Jessica Garcia v. Eric Holder, Jr.

MEMORANDUM **

Jessica Garcia petitions for review of the Board of Immigration Appeals’ (“BIA”) decision affirming her removal order. Garcia argues that the government did not meet its burden of proving that she is an alien. See Murphy v. INS, 54 F.3d 605, 608 (9th Cir.1995). We grant the petition and remand. Because the parties are familiar with the record, we recount the facts only as necessary to explain our decision.

I

In removal proceedings, the United States must first prove alienage by “clear and convincing evidence” before the burden shifts to the alleged noncitizen to prove citizenship or lawful entry by a preponderance of the evidence. Murphy, 54 F.3d at 608-09. Setting out a “prima facie case of alienage based on circumstantial evidence” does not shift the burden of persuasion; it “merely requires the opponent to go forward” with rebuttal evidence. Id. at 609.

*469To prove Garcia’s foreign birth, the government relied entirely on Garcia’s past statements. The government submitted evidence that Garcia told an ICE officer that she was born in Mexico. It also presented various official documents in which Garcia indicated she was born in Mexico.1 In response, Garcia, whose mother died when she was a small child and whose father is unknown, testified that while she had held herself out as a Mexican citizen on these occasions, she did not know whether she was born in the United States or in Mexico. According to Garcia, when asked to state her place of birth, she “will pick a city [to be from] since I don’t know ... where ... I was born.”

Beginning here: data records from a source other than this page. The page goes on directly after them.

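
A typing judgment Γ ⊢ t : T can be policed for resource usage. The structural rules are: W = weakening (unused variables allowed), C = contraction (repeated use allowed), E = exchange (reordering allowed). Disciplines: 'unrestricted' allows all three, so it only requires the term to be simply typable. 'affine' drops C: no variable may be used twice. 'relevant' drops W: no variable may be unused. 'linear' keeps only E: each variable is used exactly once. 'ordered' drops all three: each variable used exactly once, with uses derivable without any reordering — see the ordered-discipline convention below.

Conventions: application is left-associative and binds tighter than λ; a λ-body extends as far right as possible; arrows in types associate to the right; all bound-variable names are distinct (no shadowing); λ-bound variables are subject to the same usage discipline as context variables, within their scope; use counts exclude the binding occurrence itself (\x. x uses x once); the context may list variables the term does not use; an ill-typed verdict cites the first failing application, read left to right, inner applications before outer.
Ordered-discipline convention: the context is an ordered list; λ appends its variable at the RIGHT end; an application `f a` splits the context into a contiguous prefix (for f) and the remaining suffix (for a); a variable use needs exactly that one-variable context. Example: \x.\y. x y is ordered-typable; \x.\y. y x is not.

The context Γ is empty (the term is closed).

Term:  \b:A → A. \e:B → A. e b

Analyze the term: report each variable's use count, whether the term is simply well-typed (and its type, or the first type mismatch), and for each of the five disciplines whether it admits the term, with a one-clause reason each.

use counts: b (bound): 1, e (bound): 1
order of uses: e, b
typing: ill-typed: an application expects B but receives A → A
ordered: ✗ — a type mismatch blocks all five
linear: ✗ — the type mismatch rejects it
affine: ✗ — not simply typable
relevant: ✗ — fails simple typing
unrestricted: ✗ — a type mismatch blocks all five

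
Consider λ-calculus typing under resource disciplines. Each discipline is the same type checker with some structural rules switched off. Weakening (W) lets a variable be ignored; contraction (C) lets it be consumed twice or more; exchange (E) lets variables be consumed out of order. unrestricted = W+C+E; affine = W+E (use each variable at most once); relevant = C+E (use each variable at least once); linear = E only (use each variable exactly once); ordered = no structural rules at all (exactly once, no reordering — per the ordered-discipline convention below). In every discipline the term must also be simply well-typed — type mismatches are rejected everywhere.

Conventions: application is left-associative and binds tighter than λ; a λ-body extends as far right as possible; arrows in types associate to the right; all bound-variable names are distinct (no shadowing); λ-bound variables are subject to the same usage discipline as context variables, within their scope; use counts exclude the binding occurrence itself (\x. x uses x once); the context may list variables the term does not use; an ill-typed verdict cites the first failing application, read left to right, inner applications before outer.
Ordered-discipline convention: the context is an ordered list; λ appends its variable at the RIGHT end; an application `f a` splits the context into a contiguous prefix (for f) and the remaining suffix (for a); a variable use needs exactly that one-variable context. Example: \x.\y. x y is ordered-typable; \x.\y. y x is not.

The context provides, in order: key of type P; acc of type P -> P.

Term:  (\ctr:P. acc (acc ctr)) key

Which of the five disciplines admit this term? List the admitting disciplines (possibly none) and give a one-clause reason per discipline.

admitting disciplines: relevant, unrestricted
counts: key ×1, acc ×2, ctr [bound] ×1
use order (left to right): acc, acc, ctr, key
typing: the term checks, with type P
ordered: ✗ — uses contraction: acc ×2
linear: ✗ — uses contraction: acc ×2
affine: ✗ — uses contraction: acc ×2
relevant: ✓ — key, acc, ctr: all used, weakening unneeded
unrestricted: ✓ — simply typable at P; W, C, E all held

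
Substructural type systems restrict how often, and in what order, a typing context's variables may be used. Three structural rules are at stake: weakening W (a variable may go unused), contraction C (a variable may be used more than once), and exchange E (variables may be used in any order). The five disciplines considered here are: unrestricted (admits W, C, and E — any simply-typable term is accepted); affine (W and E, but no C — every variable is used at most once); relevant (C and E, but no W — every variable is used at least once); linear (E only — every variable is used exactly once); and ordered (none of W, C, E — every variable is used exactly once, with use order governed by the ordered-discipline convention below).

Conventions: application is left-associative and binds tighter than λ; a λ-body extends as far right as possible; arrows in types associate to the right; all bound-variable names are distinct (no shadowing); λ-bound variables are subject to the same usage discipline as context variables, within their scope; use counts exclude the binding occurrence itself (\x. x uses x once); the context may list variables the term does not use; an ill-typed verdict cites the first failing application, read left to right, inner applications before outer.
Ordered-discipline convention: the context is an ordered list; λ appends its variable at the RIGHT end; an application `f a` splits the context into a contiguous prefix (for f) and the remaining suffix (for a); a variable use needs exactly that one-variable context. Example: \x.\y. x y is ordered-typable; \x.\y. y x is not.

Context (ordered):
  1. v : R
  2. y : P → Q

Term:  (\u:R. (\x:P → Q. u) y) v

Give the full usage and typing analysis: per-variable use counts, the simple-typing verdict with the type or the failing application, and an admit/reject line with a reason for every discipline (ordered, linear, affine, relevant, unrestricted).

counts: v=1, y=1, u (bound)=1, x (bound)=0
uses in reading order: u, y, v
typing: well-typed at R
ordered ✗ (x never used (weakening))
linear ✗ (x never used (weakening))
affine ✓ (no duplicate uses among v, y, u, x)
relevant ✗ (x never used (weakening))
unrestricted ✓ (typability at R is all that's needed)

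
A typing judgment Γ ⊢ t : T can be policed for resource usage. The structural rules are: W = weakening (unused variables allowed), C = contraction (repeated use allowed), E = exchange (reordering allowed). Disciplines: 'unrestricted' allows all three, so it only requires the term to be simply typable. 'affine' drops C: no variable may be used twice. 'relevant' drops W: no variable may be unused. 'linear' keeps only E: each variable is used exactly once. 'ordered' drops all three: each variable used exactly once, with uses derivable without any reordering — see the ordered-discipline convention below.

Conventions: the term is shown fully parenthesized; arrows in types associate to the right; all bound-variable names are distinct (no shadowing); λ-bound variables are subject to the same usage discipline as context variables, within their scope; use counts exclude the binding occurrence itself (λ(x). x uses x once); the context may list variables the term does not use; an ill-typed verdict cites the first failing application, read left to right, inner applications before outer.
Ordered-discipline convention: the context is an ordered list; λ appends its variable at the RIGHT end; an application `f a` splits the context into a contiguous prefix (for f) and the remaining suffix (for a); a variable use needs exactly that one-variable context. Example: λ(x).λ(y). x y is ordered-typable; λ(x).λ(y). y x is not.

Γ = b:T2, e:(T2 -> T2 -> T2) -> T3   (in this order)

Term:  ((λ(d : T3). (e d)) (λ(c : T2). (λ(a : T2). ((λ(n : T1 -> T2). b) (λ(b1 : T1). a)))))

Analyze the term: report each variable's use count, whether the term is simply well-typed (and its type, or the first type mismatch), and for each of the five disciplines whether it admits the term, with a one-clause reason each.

variable uses: b ×1; e ×1; d [bound] ×1; c [bound] ×0; a [bound] ×1; n [bound] ×0; b1 [bound] ×0
uses in reading order: e, d, b, a
typing: ill-typed: an argument T3 mismatches the expected T2 -> T2 -> T2
ordered ✗ (the type mismatch rejects it)
linear ✗ (not simply typable)
affine ✗ (fails simple typing)
relevant ✗ (a type mismatch blocks all five)
unrestricted ✗ (the type mismatch rejects it)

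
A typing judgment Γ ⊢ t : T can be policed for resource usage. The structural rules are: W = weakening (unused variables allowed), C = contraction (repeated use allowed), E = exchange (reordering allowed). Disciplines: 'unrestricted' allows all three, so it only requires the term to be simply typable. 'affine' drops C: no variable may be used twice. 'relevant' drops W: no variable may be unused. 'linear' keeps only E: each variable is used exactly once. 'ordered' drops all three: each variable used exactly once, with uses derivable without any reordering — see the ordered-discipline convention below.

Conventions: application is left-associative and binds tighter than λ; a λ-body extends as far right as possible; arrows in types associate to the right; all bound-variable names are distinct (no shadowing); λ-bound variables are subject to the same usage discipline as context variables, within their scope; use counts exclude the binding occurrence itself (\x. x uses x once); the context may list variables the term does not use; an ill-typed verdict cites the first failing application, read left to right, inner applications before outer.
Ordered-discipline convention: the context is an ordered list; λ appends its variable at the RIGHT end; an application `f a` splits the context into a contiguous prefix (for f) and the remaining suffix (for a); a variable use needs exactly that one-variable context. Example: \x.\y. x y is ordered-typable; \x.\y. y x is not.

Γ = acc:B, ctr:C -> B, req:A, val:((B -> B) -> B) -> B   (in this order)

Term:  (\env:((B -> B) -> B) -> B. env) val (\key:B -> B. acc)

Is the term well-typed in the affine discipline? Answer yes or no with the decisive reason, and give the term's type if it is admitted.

yes — none of acc, ctr, req, val, env, key used more than once; term : B
counts: acc=1, ctr=0, req=0, val=1, env (bound)=1, key (bound)=0
uses in reading order: env, val, acc
typing: the term checks, with type B
across the five disciplines: ordered ✗ | linear ✗ | affine ✓ | relevant ✗ | unrestricted ✓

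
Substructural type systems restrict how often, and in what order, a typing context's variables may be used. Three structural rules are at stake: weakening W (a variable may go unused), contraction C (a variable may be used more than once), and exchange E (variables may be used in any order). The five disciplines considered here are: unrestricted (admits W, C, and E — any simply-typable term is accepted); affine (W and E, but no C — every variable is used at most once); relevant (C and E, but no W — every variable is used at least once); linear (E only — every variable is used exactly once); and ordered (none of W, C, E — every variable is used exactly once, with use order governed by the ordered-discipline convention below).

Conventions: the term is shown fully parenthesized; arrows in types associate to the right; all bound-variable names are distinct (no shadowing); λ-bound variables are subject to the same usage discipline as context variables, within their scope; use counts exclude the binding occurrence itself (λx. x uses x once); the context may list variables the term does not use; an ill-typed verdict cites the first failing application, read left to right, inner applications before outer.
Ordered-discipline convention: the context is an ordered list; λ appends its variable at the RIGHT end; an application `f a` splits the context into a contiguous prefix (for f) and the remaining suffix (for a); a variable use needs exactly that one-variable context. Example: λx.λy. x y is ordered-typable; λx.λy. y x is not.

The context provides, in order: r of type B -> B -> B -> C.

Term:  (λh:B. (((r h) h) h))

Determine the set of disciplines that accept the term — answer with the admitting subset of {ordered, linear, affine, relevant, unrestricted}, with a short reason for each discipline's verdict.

admitted by: relevant, unrestricted
counts: r: 1×, h (λ-bound): 3×
uses in reading order: r, h, h, h
typing: the term checks, with type B -> C
ordered ✗ (needs contraction — h ×3)
linear ✗ (needs contraction — h ×3)
affine ✗ (needs contraction — h ×3)
relevant ✓ (at least one use each (r, h))
unrestricted ✓ (well-typed at B -> C; no restrictions here)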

Neither the Immigration Judge (“IJ”) nor the BIA made any findings about the credibility of this testimony purporting to contradict the government’s evidence of foreign birth. See Kalubi v. Ashcroft, 364 F.3d 1134, 1140—41 (9th Cir.2004) (“[T]he BIA must explain what factors it has considered or relied upon sufficiently that we are able to discern that it ‘has heard, considered, and decided.’ ”). Instead, the IJ treated the government’s evidence “as a practical matter the only evidence we have” and shifted the burden to Garcia to prove that she was born in the United States. The Board affirmed the IJ’s decision.

II

At the outset of our analysis, we note what this case is about and what it is not about. The narrow issue before us is whether the government proved that Garcia was born in Mexico. The government’s sole evidence of foreign birth is the alleged alien’s prior statements, even though the alien has testified that she had no basis for making those statements and the IJ failed to determine the credibility of this testimony. This case is not about whether a person who the government has proven to be an alien may, “simply by proclaiming T don’t know where I was born,’ ... stay in the country.” (Dissent at 470).

The government’s case consists of Garcia’s past statements that she was born in Mexico, but Garcia testified that she does not have knowledge of where she was born. Accordingly, “whether there is clear, unequivocal and convincing evidence that [Garcia] is an alien resolves itself into a determination of whether [Garcia’s] testimony ... is worthy of belief.” Matter of Lugo-Guadiana, 12 I. & N. Dec. 726, 729 (BIA 1968). When “alienage is charged ... and the Government has introduced ... evidence in support of the charge and the opposing side has introduced evidence intended to rebut the Government’s case[,] there must be an evaluation ... of all the evidence and a finding made with regard to its credibility before the test for burden of proof ... comes into play.” Id. at 730 (emphasis added).

As such, the BIA/IJ erred by shifting the burden to Garcia without first determining whether the testimony she presented credibly contradicted the government’s prima facie evidence of foreign birth. See Murphy, 54 F.3d at 610 (explaining that prima facie evidence is “evidence which, if unexplained or uncontradicted, is sufficient to sustain a judgment in favor of the issue which it supports, but which may be contradicted by other evidence.”). We therefore grant Garcia’s petition and remand for the BIA to determine, after weighing the evidence, whether the government has met its burden.

Ill

Petition GRANTED and REMANDED. The government’s motion for leave to file *470the tendered corrected brief is also GRANTED.

This disposition is not appropriate for publication and is not precedent except as provided by 9th Cir. R. 36-3.

. The government also presented an undisputedly fraudulent Mexican birth certificate, which Garcia used to attend school and access other public programs.